Thursday, April 29, 2004

What's that? Common sense out of Washington? You don't say........

(via Unscrewing the Unscrutable)

McDermott leads pledge in House, omits 'under God'

By Jim Brunner and Alex Fryer
Seattle Times staff reporters

WASHINGTON — U.S. Rep. Jim McDermott turned a routine recitation of the Pledge of Allegiance into a political flap this week when he omitted the words "under God" while leading the House of Representatives in the pledge.

McDermott, D-Seattle, said he recited the pledge before Tuesday's House session the way he had learned it as a child in Illinois, before the words "under God" were added, and that he meant no offense. When he came to "under God," McDermott paused while the rest of the House said the words and then continued on with the pledge.

"That's how I've always said it," McDermott said yesterday. "I make my pledge to my country and that's the end of it."

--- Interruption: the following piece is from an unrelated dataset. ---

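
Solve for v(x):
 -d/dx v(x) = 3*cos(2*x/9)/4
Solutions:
 v(x) = C1 - 27*sin(2*x/9)/8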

Of course, that's where the common sense abruptly came to a screeching halt, as various congressmen and women immediately chastised Rep. McDermott for "embarrassing the House and disparaging the majority of Americans who share the values expressed in the pledge."


The First Amendment of our constitution clearly states- "Congress shall make no law respecting an establishment of religion, or prohibiting the free exercise thereof ". Without getting too detailed, it's pretty obvious that this meant that government should not be in the business of selecting which religions it would ESTABLISH as the GOVERNMENTS religion. For those intellectually challenged, this means that the House of Representatives should not say "god" when debating laws anymore than they should say "Buddha" or "Zoroastria" 'cause see, that would be EXCLUSIVE.

I blogged about the Supreme Court Case concerning the pledge earlier here, and brought up a few of the relevant quotes from certain political figures concerning the issue.

Thomas Jefferson-

Gentlemen,-The affectionate sentiments of esteem and approbation which you are so good as to express towards me on behalf of the Danbury Baptist Association give me the highest satisfaction. . . . Believing with you that religion is a matter which lies solely between man and his God; that he owes account to none other for his faith or his worship; that the legislative powers of government reach actions only and not opinions, I contemplate with sovereign reverence that act of the whole American people which declared that their legislature should “make no law respecting an establishment of religion or prohibiting the free exercise thereof,” thus building a wall of separation between Church and State. Adhering to this expression of the supreme will of the nation in behalf of the rights of conscience, I shall see with sincere satisfaction the progress of those sentiments which tend to restore to man all his natural rights, convinced he has no natural right in opposition to his social duties. I reciprocate your kind prayers for the protection and blessing of the common Father and Creator of man, and tender you for yourselves and your religious association assurances of my high respect and esteem.

Taken from -Jefferson, Writings, Vol. XVI, pp. 281-282, to the Danbury Baptist Association on January 1, 1802.

"The United States have adventured upon a great and noble experiment, which is believed to have been hazarded in the absence of all previous precedent -- that of total separation of church and state. No religious establishment by law exists among us. The conscience is left free from all restraint and each is permitted to worship his maker after his own judgement ... Such is the great experiment which we have tried; our system of free government would be imperfect without it.", [President John Tyler, 10th US President and supporter of state-church separation]

"I believe in an America where the separation of church and state is absolute -- where no Catholic prelate would tell the president (should he be Catholic) how to act, and no Protestant minister would tell his parishioners for whom to vote -- where no church or church school is granted any public funds or political preference -- and where no man is denied public office merely because his religion differs from the president who might appoint him or the people who might elect him." [President John F. Kennedy]

"When the government puts its imprimatur on a particular religion it conveys a message of exclusion to all those who do not adhere to the favored beliefs. A government cannot be premised on the belief that all persons are created equal when it asserts that God prefers some." Supreme Court Justice Harry A. Blackmun in the Lee v. Weisman ruling, 1992.

And just to remind you the man who wrote the pledge, Sir Francis Bellamy, a Baptist minister, wrote the pledge as follows: 'I pledge allegiance to my Flag and (to*) the Republic for which it stands, one nation, indivisible, with liberty and justice for all.' He considered placing the word, 'equality,' in his Pledge, but knew that the state superintendents of education on his committee were against equality for women and African Americans. [ * 'to' added in October, 1892. ]

If a MINISTER realized that God didn't belong in the pledge, why is this so hard for all of the other religious folks to understand?

Would anyone even be having this conversation if someone said "Under Allah"? I think not.